Donald Trump lands in Miami ahead of historic court appearance
Former US President Donald Trump will take to the witness stand tomorrow, accused of hoarding classified documents, ITV News US Correspondent Dan Rivers explains the fallout
Donald Trump has arrived in Florida ahead of a history-making federal court appearance where he is accused of illegally hoarding classified documents and preventing efforts to get them back.
The former US president landed in Miami around 3pm on Monday and got into a waiting four-wheel drive.
Mr Trump's appearance in a Miami courtroom is the second time he has been charged this year. In April he faced charges arising from hush money payments made during his 2016 presidential campaign.
This time his charges - that could carry a prison sentence - concern conduct that prosecutors say jeopardised national security.
Ahead of his court date, the former president and his allies have been escalating efforts to undermine the criminal case against him, ratcheting up the rhetoric against the Justice Department special counsel who filed the case.
Mr Trump has encouraged supporters to join a planned protest at the Miami courthouse on Tuesday, where he will face the charges and surrender to authorities.
"We need strength in our country now," Mr Trump said on Sunday, speaking to longtime friend and adviser Roger Stone in an interview on WABC Radio. "And they have to go out and they have to protest peacefully. They have to go out."
"Look, our country has to protest. We have plenty to protest. We've lost everything," he went on.
He also said there were no circumstances "whatsoever" under which he would leave the 2024 race, where he has been dominating the Republican primary.
After his court appearance on Tuesday, he will return to New Jersey, where he has scheduled a press event to publicly respond to the charges. He will also be holding a private fundraiser.
Mr Trump supporters were also planning to load buses to head to Miami from other parts of Florida, raising concerns for law enforcement officials who are preparing for the potential of unrest around the courthouse.
The Justice Department unsealed an indictment charging Mr Trump with 37 felony counts, 31 relating to the willful retention of national defence information, on Friday.
Other charges include conspiracy to commit obstruction and false statements.
The indictment alleges Mr Trump intentionally retained hundreds of classified documents that he took with him from the White House to his Florida estate, Mar-a-Lago, after leaving the White House in January 2021.
The material he stored in a bathroom, ballroom, bedroom and shower, included material on nuclear programmes, defence and weapons capabilities of the US and foreign governments and a Pentagon "attack plan," the indictment says.
The information, if exposed, could have put at risk members of the military, confidential human sources and intelligence collection methods, prosecutors said.

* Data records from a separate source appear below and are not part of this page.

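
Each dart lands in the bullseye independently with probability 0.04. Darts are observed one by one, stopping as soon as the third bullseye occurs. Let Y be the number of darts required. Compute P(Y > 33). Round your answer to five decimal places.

0.85579

Needing more than 33 darts ⇔ fewer than 3 successes in the first 33. With X ~ Binomial(33, 0.04), P(Y > 33) = P(X ≤ 2).
  k=0: C(33,0)·0.04^0·0.96^33 = 0.2599864
  k=1: C(33,1)·0.04^1·0.96^32 = 0.3574813
  k=2: C(33,2)·0.04^2·0.96^31 = 0.2383209
P(X ≤ 2) = 0.8557887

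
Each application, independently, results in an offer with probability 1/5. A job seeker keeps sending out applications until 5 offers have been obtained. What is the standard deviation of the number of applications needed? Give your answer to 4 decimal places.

Y = total applications until the fifth success; negative binomial with r=5, p=0.20.
SD(Y) = √[r(1−p)/p²] = √(100.000000) = 10.000000

10.0000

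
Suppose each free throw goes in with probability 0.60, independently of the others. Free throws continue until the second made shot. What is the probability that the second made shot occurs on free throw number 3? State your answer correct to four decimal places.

Y = trial on which the second success occurs; negative binomial, r=2, p=0.60.
P(Y=3) = C(2,1) · p^2 · (1−p)^1
= 2 · 0.36 · 0.4 = 0.288000

0.2880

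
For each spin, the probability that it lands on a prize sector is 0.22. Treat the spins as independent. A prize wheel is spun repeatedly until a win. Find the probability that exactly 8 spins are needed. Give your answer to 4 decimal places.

Geometric (trials to first success), p = 0.22.
P(Y = 8) = (1−p)^7 · p = 0.17566 · 0.22 = 0.038644

0.0386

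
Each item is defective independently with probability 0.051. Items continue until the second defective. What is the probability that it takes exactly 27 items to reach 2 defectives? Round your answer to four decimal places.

0.0183

Y = trial on which the second success occurs; negative binomial, r=2, p=0.051.
P(Y=27) = C(26,1) · p^2 · (1−p)^25
= 26 · 0.002601 · 0.27018 = 0.018271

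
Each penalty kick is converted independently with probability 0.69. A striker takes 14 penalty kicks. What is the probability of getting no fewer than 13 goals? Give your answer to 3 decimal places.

X ~ Binomial(14, 0.69); P(X ≥ 13) = Σ C(14,k) p^k (1−p)^(14−k) over k:
  k=13: C(14,13)·0.69^13·0.31^1 = 0.03488
  k=14: C(14,14)·0.69^14·0.31^0 = 0.00554
Total = 0.04042

0.040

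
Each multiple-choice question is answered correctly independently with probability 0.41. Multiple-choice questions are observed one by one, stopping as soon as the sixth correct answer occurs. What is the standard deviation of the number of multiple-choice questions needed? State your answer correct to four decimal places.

Y = total multiple-choice questions until the sixth success; negative binomial with r=6, p=0.41.
SD(Y) = √[r(1−p)/p²] = √(21.058894) = 4.588997

4.5890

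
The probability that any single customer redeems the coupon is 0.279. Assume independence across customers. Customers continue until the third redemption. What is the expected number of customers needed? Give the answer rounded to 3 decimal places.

10.753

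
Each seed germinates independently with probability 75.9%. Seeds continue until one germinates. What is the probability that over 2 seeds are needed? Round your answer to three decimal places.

0.058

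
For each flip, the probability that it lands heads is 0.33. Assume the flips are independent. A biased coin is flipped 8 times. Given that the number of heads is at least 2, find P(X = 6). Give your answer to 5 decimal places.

0.02031

X ~ Binomial(8, 0.33). Want P(X=6 | X≥2) = P(X=6) / P(X≥2).
P(X=6) = C(8,6)·0.33^6·0.67^2 = 0.0162327
P(X≥2) = 1 − 0.0406068 − 0.1600028 = 0.7993904
Ratio = 0.0162327 / 0.7993904 = 0.0203064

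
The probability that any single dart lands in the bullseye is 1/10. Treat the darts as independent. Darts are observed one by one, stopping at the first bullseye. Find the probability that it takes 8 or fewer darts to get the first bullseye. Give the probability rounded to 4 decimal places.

Y = number of darts to the first success; geometric, p = 0.10.
P(Y ≤ 8) = 1 − (1−p)^8 = 1 − 0.430467 = 0.569533

0.5695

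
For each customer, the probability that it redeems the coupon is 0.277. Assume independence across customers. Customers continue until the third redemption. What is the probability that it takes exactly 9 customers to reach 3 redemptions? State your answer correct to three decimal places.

Y = trial on which the third success occurs; negative binomial, r=3, p=0.277.
P(Y=9) = C(8,2) · p^3 · (1−p)^6
= 28 · 0.021254 · 0.14283 = 0.08500

0.085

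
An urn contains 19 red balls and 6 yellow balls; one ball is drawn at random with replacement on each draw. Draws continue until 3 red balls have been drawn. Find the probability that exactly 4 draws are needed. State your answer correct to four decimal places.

0.3161

Y = trial on which the third success occurs; negative binomial, r=3, p=0.76.
P(Y=4) = C(3,2) · p^3 · (1−p)^1
= 3 · 0.43898 · 0.24 = 0.316063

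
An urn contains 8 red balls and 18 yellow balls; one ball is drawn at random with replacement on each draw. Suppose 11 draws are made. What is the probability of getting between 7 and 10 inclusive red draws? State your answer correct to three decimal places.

X ~ Binomial(11, 0.307692); P(7 ≤ X ≤ 10) = Σ C(11,k) p^k (1−p)^(11−k) over k:
  k=7: C(11,7)·0.307692^7·0.692308^4 = 0.01979
  k=8: C(11,8)·0.307692^8·0.692308^3 = 0.00440
  k=9: C(11,9)·0.307692^9·0.692308^2 = 0.00065
  k=10: C(11,10)·0.307692^10·0.692308^1 = 0.00006
Total = 0.02490

0.025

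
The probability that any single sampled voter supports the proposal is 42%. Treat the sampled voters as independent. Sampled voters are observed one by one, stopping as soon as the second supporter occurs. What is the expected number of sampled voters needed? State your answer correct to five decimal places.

Y = total sampled voters until the second success; negative binomial with r=2, p=0.42.
E[Y] = r / p = 2 / 0.42 = 4.7619048

4.76190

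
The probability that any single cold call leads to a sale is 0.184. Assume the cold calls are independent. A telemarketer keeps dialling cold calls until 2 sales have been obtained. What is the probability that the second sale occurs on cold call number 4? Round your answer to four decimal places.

0.0676

Y = trial on which the second success occurs; negative binomial, r=2, p=0.184.
P(Y=4) = C(3,1) · p^2 · (1−p)^2
= 3 · 0.033856 · 0.66586 = 0.067630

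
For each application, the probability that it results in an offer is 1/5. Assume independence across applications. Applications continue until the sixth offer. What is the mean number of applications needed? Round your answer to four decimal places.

30.0000

Y = total applications until the sixth success; negative binomial with r=6, p=0.20.
E[Y] = r / p = 6 / 0.20 = 30.000000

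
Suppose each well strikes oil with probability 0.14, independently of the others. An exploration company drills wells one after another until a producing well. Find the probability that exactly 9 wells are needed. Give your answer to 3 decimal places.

Geometric (trials to first success), p = 0.14.
P(Y = 9) = (1−p)^8 · p = 0.29922 · 0.14 = 0.04189

0.042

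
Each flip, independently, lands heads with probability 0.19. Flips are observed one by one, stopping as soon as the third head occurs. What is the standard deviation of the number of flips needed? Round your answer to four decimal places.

Y = total flips until the third success; negative binomial with r=3, p=0.19.
SD(Y) = √[r(1−p)/p²] = √(67.313019) = 8.204451

8.2045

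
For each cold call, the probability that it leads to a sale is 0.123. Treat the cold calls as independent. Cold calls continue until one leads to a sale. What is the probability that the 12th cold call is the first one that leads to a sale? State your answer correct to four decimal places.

Geometric (trials to first success), p = 0.123.
P(Y = 12) = (1−p)^11 · p = 0.23605 · 0.123 = 0.029034

0.0290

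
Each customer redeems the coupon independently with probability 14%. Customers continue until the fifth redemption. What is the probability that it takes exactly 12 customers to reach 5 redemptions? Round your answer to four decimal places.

0.0062

Y = trial on which the fifth success occurs; negative binomial, r=5, p=0.14.
P(Y=12) = C(11,4) · p^5 · (1−p)^7
= 330 · 5.3782e-05 · 0.34793 = 0.006175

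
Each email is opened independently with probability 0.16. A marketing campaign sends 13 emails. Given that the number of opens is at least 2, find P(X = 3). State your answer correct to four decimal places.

X ~ Binomial(13, 0.16). Want P(X=3 | X≥2) = P(X=3) / P(X≥2).
P(X=3) = C(13,3)·0.16^3·0.84^10 = 0.204889
P(X≥2) = 1 − 0.103665 − 0.256693 = 0.639642
Ratio = 0.204889 / 0.639642 = 0.320318

0.3203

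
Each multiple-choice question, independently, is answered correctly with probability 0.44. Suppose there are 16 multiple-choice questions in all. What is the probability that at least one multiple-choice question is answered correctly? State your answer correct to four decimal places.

P(at least one) = 1 − P(none) = 1 − (1 − 0.44)^16
= 1 − 0.000094 = 0.999906

0.9999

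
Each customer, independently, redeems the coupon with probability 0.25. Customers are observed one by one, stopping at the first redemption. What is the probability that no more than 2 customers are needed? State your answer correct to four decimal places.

Y = number of customers to the first success; geometric, p = 0.25.
P(Y ≤ 2) = 1 − (1−p)^2 = 1 − 0.562500 = 0.437500

0.4375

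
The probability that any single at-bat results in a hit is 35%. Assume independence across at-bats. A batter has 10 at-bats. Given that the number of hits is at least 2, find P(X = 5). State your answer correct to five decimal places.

0.16801

X ~ Binomial(10, 0.35). Want P(X=5 | X≥2) = P(X=5) / P(X≥2).
P(X=5) = C(10,5)·0.35^5·0.65^5 = 0.1535704
P(X≥2) = 1 − 0.0134627 − 0.0724917 = 0.9140456
Ratio = 0.1535704 / 0.9140456 = 0.1680118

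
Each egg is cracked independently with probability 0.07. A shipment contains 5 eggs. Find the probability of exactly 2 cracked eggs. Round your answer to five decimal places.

0.03941

X ~ Binomial(n=5, p=0.07).
P(X=2) = C(5,2) · p^2 · (1−p)^3
= 10 · 0.0049 · 0.80436 = 0.0394135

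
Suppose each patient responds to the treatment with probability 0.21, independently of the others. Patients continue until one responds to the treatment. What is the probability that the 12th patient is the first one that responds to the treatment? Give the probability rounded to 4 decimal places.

Geometric (trials to first success), p = 0.21.
P(Y = 12) = (1−p)^11 · p = 0.074799 · 0.21 = 0.015708

0.0157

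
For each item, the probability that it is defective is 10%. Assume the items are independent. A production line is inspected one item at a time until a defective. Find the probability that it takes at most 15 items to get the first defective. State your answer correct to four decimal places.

Y = number of items to the first success; geometric, p = 0.10.
P(Y ≤ 15) = 1 − (1−p)^15 = 1 − 0.205891 = 0.794109

0.7941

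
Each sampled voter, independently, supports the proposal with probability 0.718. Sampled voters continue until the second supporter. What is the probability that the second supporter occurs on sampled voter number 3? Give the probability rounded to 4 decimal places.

Y = trial on which the second success occurs; negative binomial, r=2, p=0.718.
P(Y=3) = C(2,1) · p^2 · (1−p)^1
= 2 · 0.51552 · 0.282 = 0.290756

0.2908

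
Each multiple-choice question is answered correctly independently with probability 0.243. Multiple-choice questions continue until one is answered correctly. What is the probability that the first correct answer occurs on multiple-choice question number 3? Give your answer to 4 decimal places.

0.1393

Geometric (trials to first success), p = 0.243.
P(Y = 3) = (1−p)^2 · p = 0.57305 · 0.243 = 0.139251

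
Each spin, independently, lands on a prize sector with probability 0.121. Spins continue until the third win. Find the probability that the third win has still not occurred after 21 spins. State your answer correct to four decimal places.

0.5245

Needing more than 21 spins ⇔ fewer than 3 successes in the first 21. With X ~ Binomial(21, 0.121), P(Y > 21) = P(X ≤ 2).
  k=0: C(21,0)·0.121^0·0.879^21 = 0.066645
  k=1: C(21,1)·0.121^1·0.879^20 = 0.192656
  k=2: C(21,2)·0.121^2·0.879^19 = 0.265203
P(X ≤ 2) = 0.524504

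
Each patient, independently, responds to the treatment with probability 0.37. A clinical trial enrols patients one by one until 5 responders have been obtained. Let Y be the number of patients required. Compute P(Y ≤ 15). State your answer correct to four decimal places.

0.7062

Finishing within 15 patients ⇔ at least 5 successes in the first 15. With X ~ Binomial(15, 0.37), P(Y ≤ 15) = 1 − P(X ≤ 4).
  k=0: C(15,0)·0.37^0·0.63^15 = 0.000977
  k=1: C(15,1)·0.37^1·0.63^14 = 0.008611
  k=2: C(15,2)·0.37^2·0.63^13 = 0.035401
  k=3: C(15,3)·0.37^3·0.63^12 = 0.090096
  k=4: C(15,4)·0.37^4·0.63^11 = 0.158740
1 − 0.293825 = 0.706175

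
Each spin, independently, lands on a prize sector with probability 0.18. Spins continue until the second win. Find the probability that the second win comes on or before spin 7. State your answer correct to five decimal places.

0.36767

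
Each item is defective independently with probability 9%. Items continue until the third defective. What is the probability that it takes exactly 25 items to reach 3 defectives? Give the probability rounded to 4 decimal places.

Y = trial on which the third success occurs; negative binomial, r=3, p=0.09.
P(Y=25) = C(24,2) · p^3 · (1−p)^22
= 276 · 0.000729 · 0.12558 = 0.025267

0.0253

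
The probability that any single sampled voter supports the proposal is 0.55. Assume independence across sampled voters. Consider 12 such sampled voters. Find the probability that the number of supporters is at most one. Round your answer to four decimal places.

0.0011

X ~ Binomial(12, 0.55); P(X ≤ 1) = Σ C(12,k) p^k (1−p)^(12−k) over k:
  k=0: C(12,0)·0.55^0·0.45^12 = 0.000069
  k=1: C(12,1)·0.55^1·0.45^11 = 0.001011
Total = 0.001080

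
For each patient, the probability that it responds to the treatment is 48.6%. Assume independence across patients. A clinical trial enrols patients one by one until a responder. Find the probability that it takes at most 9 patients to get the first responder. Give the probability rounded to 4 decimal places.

0.9975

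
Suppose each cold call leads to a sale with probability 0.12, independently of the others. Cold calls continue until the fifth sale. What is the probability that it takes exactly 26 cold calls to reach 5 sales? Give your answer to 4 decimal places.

0.0215

Y = trial on which the fifth success occurs; negative binomial, r=5, p=0.12.
P(Y=26) = C(25,4) · p^5 · (1−p)^21
= 12650 · 2.4883e-05 · 0.068255 = 0.021485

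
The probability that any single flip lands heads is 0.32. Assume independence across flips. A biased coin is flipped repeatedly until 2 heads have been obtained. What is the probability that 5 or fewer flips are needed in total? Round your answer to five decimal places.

Finishing within 5 flips ⇔ at least 2 successes in the first 5. With X ~ Binomial(5, 0.32), P(Y ≤ 5) = 1 − P(X ≤ 1).
  k=0: C(5,0)·0.32^0·0.68^5 = 0.1453934
  k=1: C(5,1)·0.32^1·0.68^4 = 0.3421020
1 − 0.4874954 = 0.5125046

0.51250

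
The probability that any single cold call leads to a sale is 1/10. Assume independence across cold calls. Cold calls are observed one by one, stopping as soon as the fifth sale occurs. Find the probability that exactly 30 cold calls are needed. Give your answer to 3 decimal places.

Y = trial on which the fifth success occurs; negative binomial, r=5, p=0.10.
P(Y=30) = C(29,4) · p^5 · (1−p)^25
= 23751 · 1e-05 · 0.07179 = 0.01705

0.017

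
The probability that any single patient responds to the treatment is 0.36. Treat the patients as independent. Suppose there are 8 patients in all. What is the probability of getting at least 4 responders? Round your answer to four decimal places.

X ~ Binomial(8, 0.36); P(X ≥ 4) = Σ C(8,k) p^k (1−p)^(8−k) over k:
  k=4: C(8,4)·0.36^4·0.64^4 = 0.197255
  k=5: C(8,5)·0.36^5·0.64^3 = 0.088765
  k=6: C(8,6)·0.36^6·0.64^2 = 0.024965
  k=7: C(8,7)·0.36^7·0.64^1 = 0.004012
  k=8: C(8,8)·0.36^8·0.64^0 = 0.000282
Total = 0.315279

0.3153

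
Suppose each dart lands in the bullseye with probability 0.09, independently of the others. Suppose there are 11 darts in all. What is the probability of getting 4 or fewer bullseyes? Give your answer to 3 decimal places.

0.998

X ~ Binomial(11, 0.09); P(X ≤ 4) = Σ C(11,k) p^k (1−p)^(11−k) over k:
  k=0: C(11,0)·0.09^0·0.91^11 = 0.35437
  k=1: C(11,1)·0.09^1·0.91^10 = 0.38552
  k=2: C(11,2)·0.09^2·0.91^9 = 0.19064
  k=3: C(11,3)·0.09^3·0.91^8 = 0.05656
  k=4: C(11,4)·0.09^4·0.91^7 = 0.01119
Total = 0.99829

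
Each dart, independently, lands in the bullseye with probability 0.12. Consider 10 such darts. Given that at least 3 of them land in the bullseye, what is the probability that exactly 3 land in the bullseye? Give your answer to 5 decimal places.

X ~ Binomial(10, 0.12). Want P(X=3 | X≥3) = P(X=3) / P(X≥3).
P(X=3) = C(10,3)·0.12^3·0.88^7 = 0.0847430
P(X≥3) = 1 − 0.2785010 − 0.3797741 − 0.2330432 = 0.1086818
Ratio = 0.0847430 / 0.1086818 = 0.7797348

0.77973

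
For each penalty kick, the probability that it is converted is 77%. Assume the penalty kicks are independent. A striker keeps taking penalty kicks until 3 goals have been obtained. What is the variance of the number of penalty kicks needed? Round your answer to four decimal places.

1.1638

Y = total penalty kicks until the third success; negative binomial with r=3, p=0.77.
Var(Y) = r(1−p)/p² = 3·0.23 / 0.77² = 1.163771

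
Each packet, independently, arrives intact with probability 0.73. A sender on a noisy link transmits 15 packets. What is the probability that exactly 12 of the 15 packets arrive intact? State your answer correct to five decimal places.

X ~ Binomial(n=15, p=0.73).
P(X=12) = C(15,12) · p^12 · (1−p)^3
= 455 · 0.022902 · 0.019683 = 0.2051054

0.20511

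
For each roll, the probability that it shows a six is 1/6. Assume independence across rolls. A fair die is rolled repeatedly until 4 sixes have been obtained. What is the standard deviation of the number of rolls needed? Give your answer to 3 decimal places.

10.954

Y = total rolls until the fourth success; negative binomial with r=4, p=0.166667.
SD(Y) = √[r(1−p)/p²] = √(120.00000) = 10.95445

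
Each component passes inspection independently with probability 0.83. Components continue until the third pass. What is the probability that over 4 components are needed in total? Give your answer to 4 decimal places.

0.1366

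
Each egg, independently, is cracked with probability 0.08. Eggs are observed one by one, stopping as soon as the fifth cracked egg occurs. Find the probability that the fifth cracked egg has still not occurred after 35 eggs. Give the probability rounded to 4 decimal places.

0.8557

Needing more than 35 eggs ⇔ fewer than 5 successes in the first 35. With X ~ Binomial(35, 0.08), P(Y > 35) = P(X ≤ 4).
  k=0: C(35,0)·0.08^0·0.92^35 = 0.054022
  k=1: C(35,1)·0.08^1·0.92^34 = 0.164416
  k=2: C(35,2)·0.08^2·0.92^33 = 0.243050
  k=3: C(35,3)·0.08^3·0.92^32 = 0.232482
  k=4: C(35,4)·0.08^4·0.92^31 = 0.161727
P(X ≤ 4) = 0.855698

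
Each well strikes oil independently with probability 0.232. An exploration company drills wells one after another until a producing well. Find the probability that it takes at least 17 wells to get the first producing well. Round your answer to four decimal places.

0.0146

Y = number of wells to the first success; geometric, p = 0.232.
P(Y > 16) = P(first 16 all fail) = (1−p)^16 = 0.014648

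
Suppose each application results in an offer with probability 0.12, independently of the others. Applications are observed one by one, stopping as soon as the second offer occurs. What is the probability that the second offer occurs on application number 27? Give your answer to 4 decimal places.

Y = trial on which the second success occurs; negative binomial, r=2, p=0.12.
P(Y=27) = C(26,1) · p^2 · (1−p)^25
= 26 · 0.0144 · 0.040932 = 0.015325

0.0153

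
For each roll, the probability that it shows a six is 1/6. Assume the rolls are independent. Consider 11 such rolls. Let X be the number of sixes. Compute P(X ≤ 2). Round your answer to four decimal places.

0.7268

X ~ Binomial(11, 0.166667); P(X ≤ 2) = Σ C(11,k) p^k (1−p)^(11−k) over k:
  k=0: C(11,0)·0.166667^0·0.833333^11 = 0.134588
  k=1: C(11,1)·0.166667^1·0.833333^10 = 0.296094
  k=2: C(11,2)·0.166667^2·0.833333^9 = 0.296094
Total = 0.726775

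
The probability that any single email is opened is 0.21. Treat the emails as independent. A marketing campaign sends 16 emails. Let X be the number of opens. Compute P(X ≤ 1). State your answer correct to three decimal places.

0.121

X ~ Binomial(16, 0.21); P(X ≤ 1) = Σ C(16,k) p^k (1−p)^(16−k) over k:
  k=0: C(16,0)·0.21^0·0.79^16 = 0.02302
  k=1: C(16,1)·0.21^1·0.79^15 = 0.09789
Total = 0.12091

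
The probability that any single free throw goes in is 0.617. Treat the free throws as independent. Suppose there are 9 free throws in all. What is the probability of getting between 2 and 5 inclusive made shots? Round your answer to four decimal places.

0.4718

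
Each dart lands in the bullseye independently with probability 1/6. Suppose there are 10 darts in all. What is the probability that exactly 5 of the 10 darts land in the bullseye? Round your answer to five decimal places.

0.01302

X ~ Binomial(n=10, p=0.166667).
P(X=5) = C(10,5) · p^5 · (1−p)^5
= 252 · 0.0001286 · 0.40188 = 0.0130238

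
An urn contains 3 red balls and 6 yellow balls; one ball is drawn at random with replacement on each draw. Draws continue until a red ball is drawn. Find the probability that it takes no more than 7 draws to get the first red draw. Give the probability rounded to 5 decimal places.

0.94147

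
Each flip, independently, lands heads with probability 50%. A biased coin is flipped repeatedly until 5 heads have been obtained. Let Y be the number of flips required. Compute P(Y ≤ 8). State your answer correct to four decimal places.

Finishing within 8 flips ⇔ at least 5 successes in the first 8. With X ~ Binomial(8, 0.50), P(Y ≤ 8) = 1 − P(X ≤ 4).
  k=0: C(8,0)·0.50^0·0.50^8 = 0.003906
  k=1: C(8,1)·0.50^1·0.50^7 = 0.031250
  k=2: C(8,2)·0.50^2·0.50^6 = 0.109375
  k=3: C(8,3)·0.50^3·0.50^5 = 0.218750
  k=4: C(8,4)·0.50^4·0.50^4 = 0.273438
1 − 0.636719 = 0.363281

0.3633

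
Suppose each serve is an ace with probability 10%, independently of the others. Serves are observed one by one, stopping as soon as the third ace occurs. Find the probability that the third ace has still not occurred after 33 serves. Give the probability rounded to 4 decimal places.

0.3457

Needing more than 33 serves ⇔ fewer than 3 successes in the first 33. With X ~ Binomial(33, 0.10), P(Y > 33) = P(X ≤ 2).
  k=0: C(33,0)·0.10^0·0.90^33 = 0.030903
  k=1: C(33,1)·0.10^1·0.90^32 = 0.113312
  k=2: C(33,2)·0.10^2·0.90^31 = 0.201443
P(X ≤ 2) = 0.345658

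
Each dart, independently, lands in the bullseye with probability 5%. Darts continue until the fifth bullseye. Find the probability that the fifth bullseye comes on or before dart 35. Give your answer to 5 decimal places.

Finishing within 35 darts ⇔ at least 5 successes in the first 35. With X ~ Binomial(35, 0.05), P(Y ≤ 35) = 1 − P(X ≤ 4).
  k=0: C(35,0)·0.05^0·0.95^35 = 0.1660834
  k=1: C(35,1)·0.05^1·0.95^34 = 0.3059431
  k=2: C(35,2)·0.05^2·0.95^33 = 0.2737385
  k=3: C(35,3)·0.05^3·0.95^32 = 0.1584802
  k=4: C(35,4)·0.05^4·0.95^31 = 0.0667285
1 − 0.9709737 = 0.0290263

0.02903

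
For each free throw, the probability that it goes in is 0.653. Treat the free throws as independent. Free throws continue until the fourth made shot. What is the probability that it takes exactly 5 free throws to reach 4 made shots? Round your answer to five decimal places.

0.25237

Y = trial on which the fourth success occurs; negative binomial, r=4, p=0.653.
P(Y=5) = C(4,3) · p^4 · (1−p)^1
= 4 · 0.18182 · 0.347 = 0.2523726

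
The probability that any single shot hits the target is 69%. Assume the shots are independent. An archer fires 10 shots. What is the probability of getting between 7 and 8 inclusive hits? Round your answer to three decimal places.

0.488

X ~ Binomial(10, 0.69); P(7 ≤ X ≤ 8) = Σ C(10,k) p^k (1−p)^(10−k) over k:
  k=7: C(10,7)·0.69^7·0.31^3 = 0.26620
  k=8: C(10,8)·0.69^8·0.31^2 = 0.22219
Total = 0.48839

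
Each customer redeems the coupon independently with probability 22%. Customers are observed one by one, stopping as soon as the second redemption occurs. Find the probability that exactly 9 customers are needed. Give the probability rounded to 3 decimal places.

0.068

Y = trial on which the second success occurs; negative binomial, r=2, p=0.22.
P(Y=9) = C(8,1) · p^2 · (1−p)^7
= 8 · 0.0484 · 0.17566 = 0.06801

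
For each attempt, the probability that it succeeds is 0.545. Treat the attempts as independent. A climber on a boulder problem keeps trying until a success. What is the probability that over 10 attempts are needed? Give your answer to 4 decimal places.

Y = number of attempts to the first success; geometric, p = 0.545.
P(Y > 10) = P(first 10 all fail) = (1−p)^10 = 0.000380

0.0004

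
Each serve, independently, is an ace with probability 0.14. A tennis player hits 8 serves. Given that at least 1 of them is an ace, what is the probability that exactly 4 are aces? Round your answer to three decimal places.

X ~ Binomial(8, 0.14). Want P(X=4 | X≥1) = P(X=4) / P(X≥1).
P(X=4) = C(8,4)·0.14^4·0.86^4 = 0.01471
P(X≥1) = 1 − 0.29922 = 0.70078
Ratio = 0.01471 / 0.70078 = 0.02099

0.021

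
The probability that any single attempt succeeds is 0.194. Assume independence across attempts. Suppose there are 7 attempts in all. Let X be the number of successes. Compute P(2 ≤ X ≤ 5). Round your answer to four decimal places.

X ~ Binomial(7, 0.194); P(2 ≤ X ≤ 5) = Σ C(7,k) p^k (1−p)^(7−k) over k:
  k=2: C(7,2)·0.194^2·0.806^5 = 0.268843
  k=3: C(7,3)·0.194^3·0.806^4 = 0.107848
  k=4: C(7,4)·0.194^4·0.806^3 = 0.025959
  k=5: C(7,5)·0.194^5·0.806^2 = 0.003749
Total = 0.406398

0.4064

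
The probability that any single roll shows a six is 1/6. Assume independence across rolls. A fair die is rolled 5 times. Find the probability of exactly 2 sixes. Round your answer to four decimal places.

X ~ Binomial(n=5, p=0.166667).
P(X=2) = C(5,2) · p^2 · (1−p)^3
= 10 · 0.027778 · 0.5787 = 0.160751

0.1608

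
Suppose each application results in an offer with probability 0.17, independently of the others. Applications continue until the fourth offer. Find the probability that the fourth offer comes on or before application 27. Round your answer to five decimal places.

0.69695

Finishing within 27 applications ⇔ at least 4 successes in the first 27. With X ~ Binomial(27, 0.17), P(Y ≤ 27) = 1 − P(X ≤ 3).
  k=0: C(27,0)·0.17^0·0.83^27 = 0.0065329
  k=1: C(27,1)·0.17^1·0.83^26 = 0.0361279
  k=2: C(27,2)·0.17^2·0.83^25 = 0.0961961
  k=3: C(27,3)·0.17^3·0.83^24 = 0.1641901
1 − 0.3030470 = 0.6969530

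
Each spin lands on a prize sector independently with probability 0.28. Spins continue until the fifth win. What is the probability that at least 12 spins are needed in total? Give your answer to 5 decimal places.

0.83153

Needing more than 11 spins ⇔ fewer than 5 successes in the first 11. With X ~ Binomial(11, 0.28), P(Y > 11) = P(X ≤ 4).
  k=0: C(11,0)·0.28^0·0.72^11 = 0.0269561
  k=1: C(11,1)·0.28^1·0.72^10 = 0.1153123
  k=2: C(11,2)·0.28^2·0.72^9 = 0.2242184
  k=3: C(11,3)·0.28^3·0.72^8 = 0.2615881
  k=4: C(11,4)·0.28^4·0.72^7 = 0.2034574
P(X ≤ 4) = 0.8315324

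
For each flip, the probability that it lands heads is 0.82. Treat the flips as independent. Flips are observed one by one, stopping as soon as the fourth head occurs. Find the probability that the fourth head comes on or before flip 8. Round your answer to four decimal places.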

Beyond that, prosecutors say, he sought to obstruct government efforts to recover the documents, including by directing personal aide Walt Nauta - who was charged alongside Mr Trump - to move boxes to conceal them and also suggesting to his own lawyer that he hide or destroy documents sought by a Justice Department subpoena.
Some fellow Republicans have sought to press the case that Trump is being treated unfairly, citing the Justice Department's decision in 2016 to not charge Democrat Hillary Clinton for her handling of classified information through a private email server she relied on as secretary of state.
But those arguments overlook that FBI investigators did not find any evidence that Mrs Clinton or her aides had willfully broken laws regarding classified information or had obstructed the investigation.